Merck successfully divests Consumer Health
Closing of sale to Procter & Gamble at a cash purchase price of € 3.4 billion completed
“The successful completion of this transaction is an important milestone for both Merck and Consumer Health,” said Belén Garijo, Member of the Executive Board and CEO Healthcare of Merck. “We are very pleased that together with P&G we have successfully delivered on an ambitious timeframe in closing this transaction. P&G offers excellent opportunities for the development of the Consumer Health business and we wish our colleagues all the best for the future.”
“After deducting taxes and transaction related effects, Merck will primarily use the net cash proceeds of approximately € 2.7 billion to further reduce its financial debt. With the successful and timely completion of the transaction, Merck has now hit its 2018 leverage target of a net debt to EBITDA pre ratio of less than 2. Furthermore we are increasing our flexibility to focus on innovation driven businesses within Merck‘s three business sectors,” said Marcus Kuhnert, Member of the Executive Board and Chief Financial Officer of Merck.

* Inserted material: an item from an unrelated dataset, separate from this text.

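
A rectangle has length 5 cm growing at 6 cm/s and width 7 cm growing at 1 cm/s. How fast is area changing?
47 cm²/s

A = lw
dA/dt = w·dl/dt + l·dw/dt = 7·6 + 5·1 = 47 cm²/s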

Merck and P&G pursued the Consumer Health transaction through the sale of shares in several Merck subsidiaries as well as so called asset deals. The transaction comprises the Consumer Health business in 44 countries with more than 900 products and two production facilities in Spittal (Austria) and Goa (India). Around 3,300 employees have transferred to P&G. Merck and P&G have signed a number of supply and service agreements to ensure a smooth transition of the business.